Remote patient monitoring, such as pulse oximetry, can be provided to both new and established patients for both acute and chronic conditions and can now be provided for patients with only one disease (CPT codes 99091, 99457-99458, 99473-99474, 99493-99494).
You may legally reduce or waive any co-pays, deductibles or other cost-sharing obligations that Medicare and other federal patients may owe for telehealth services, under an announcement made by the Office of Inspector General (OIG) on March 17, 2020. Generally, the Civil Monetary Penalties Law prohibits routinely waiving coinsurance and deductibles without a case-by-case determination of financial need. This notice provides that OIG will not impose any penalties if a physician or other practitioner reduces or waives cost-sharing obligations (i.e., coinsurance and deductibles) that a beneficiary may owe for telehealth services furnished consistent with the then-applicable coverage and payment rules so long as the telehealth services are furnished during the time period subject to the COVID-19 Declaration. Providers are permitted to waive or reduce those costs, but are not required to do so.
Pennsylvania Medical Assistance will reimburse physicians, certified registered nurse practitioners and certified nurse midwives for live-video patient visits under certain circumstances. The Medical Assistance program also will reimburse for telepsychiatry services provided by licensed psychiatrists and psychologists including psychiatric diagnostic evaluations; psychological evaluations; pharmacological management; consultations (with patient/family); and psychotherapy. Federally Qualified Health Centers and Rural Health Clinics also may qualify for payment in some situations. Medicaid managed care plans may impose their own restrictions and criteria, so you should carefully check with each payor to determine their policies.

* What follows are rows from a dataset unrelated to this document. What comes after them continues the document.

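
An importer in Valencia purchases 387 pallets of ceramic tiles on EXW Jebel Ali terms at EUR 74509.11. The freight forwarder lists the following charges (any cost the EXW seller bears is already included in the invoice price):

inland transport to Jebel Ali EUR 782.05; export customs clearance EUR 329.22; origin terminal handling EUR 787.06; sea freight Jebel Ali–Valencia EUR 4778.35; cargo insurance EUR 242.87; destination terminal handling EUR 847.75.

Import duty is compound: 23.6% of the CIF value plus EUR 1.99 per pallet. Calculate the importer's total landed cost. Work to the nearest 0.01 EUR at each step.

EXW: the seller makes goods available at their premises; the buyer bears all onward costs.
CIF value = EXW price + inland to port + export clearance + origin terminal + freight + insurance = 74509.11 + 782.05 + 329.22 + 787.06 + 4778.35 + 242.87 = 81428.66
Ad valorem component: 81428.66 × 23.6% = 19217.16
Specific component: 387 × 1.99 = 770.13
Import duty = 19217.16 + 770.13 = 19987.29
Buyer bears: inland to port 782.05 + export clearance 329.22 + origin terminal 787.06 + freight 4778.35 + insurance 242.87 + destination terminal 847.75 + duty 19987.29 = 27754.59
Landed cost = invoice 74509.11 + 27754.59 = 102263.70

Total landed cost: EUR 102263.70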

As reported in the Bulletin in prior months, Pennsylvania remains one of the few states without comprehensive telemedicine legislation. Bills have been introduced in Harrisburg which would clearly mandate coverage of telemedicine services by all payors (“payment parity”), and clarify the state licensure requirements for providing telemedicine services. The ACMS, along with the Pennsylvania Medical Society and other professional societies, have strongly supported this legislation and are hopeful that the current crisis will inspire the General Assembly to approve these long-awaited reforms.
In the absence of such laws, you should check with each private payor with which you participate to determine their policies on reimbursement for telemedicine.

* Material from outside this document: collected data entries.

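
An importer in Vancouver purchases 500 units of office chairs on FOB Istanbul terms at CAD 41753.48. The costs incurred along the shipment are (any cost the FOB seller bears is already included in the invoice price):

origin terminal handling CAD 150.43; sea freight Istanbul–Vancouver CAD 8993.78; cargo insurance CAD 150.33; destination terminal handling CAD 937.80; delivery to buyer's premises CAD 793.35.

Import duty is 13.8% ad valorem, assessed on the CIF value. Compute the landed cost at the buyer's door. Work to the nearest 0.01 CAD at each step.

Total landed cost: CAD 59652.61

FOB: the seller bears costs until goods are on board at the origin port; the buyer bears freight, insurance and all costs thereafter.
Already in the invoice (seller's account under FOB): origin terminal — exclude.
CIF value = FOB price + freight + insurance = 41753.48 + 8993.78 + 150.33 = 50897.59
Import duty = 50897.59 × 13.8% = 7023.87
Buyer bears: freight 8993.78 + insurance 150.33 + destination terminal 937.80 + delivery 793.35 + duty 7023.87 = 17899.13
Landed cost = invoice 41753.48 + 17899.13 = 59652.61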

Some of the regulations described in this article have changed between the time I started writing and when I hit “send,” so by the time you read this, additional changes may have occurred. I encourage you to consult your personal healthcare attorney to address any questions you may have in this rapidly evolving regulatory environment. From the safety of my dining room, I commend all physicians and healthcare workers who are heroically battling this unprecedented pandemic every day, and I am hopeful that the expanded use of telemedicine technology may help slow its trajectory.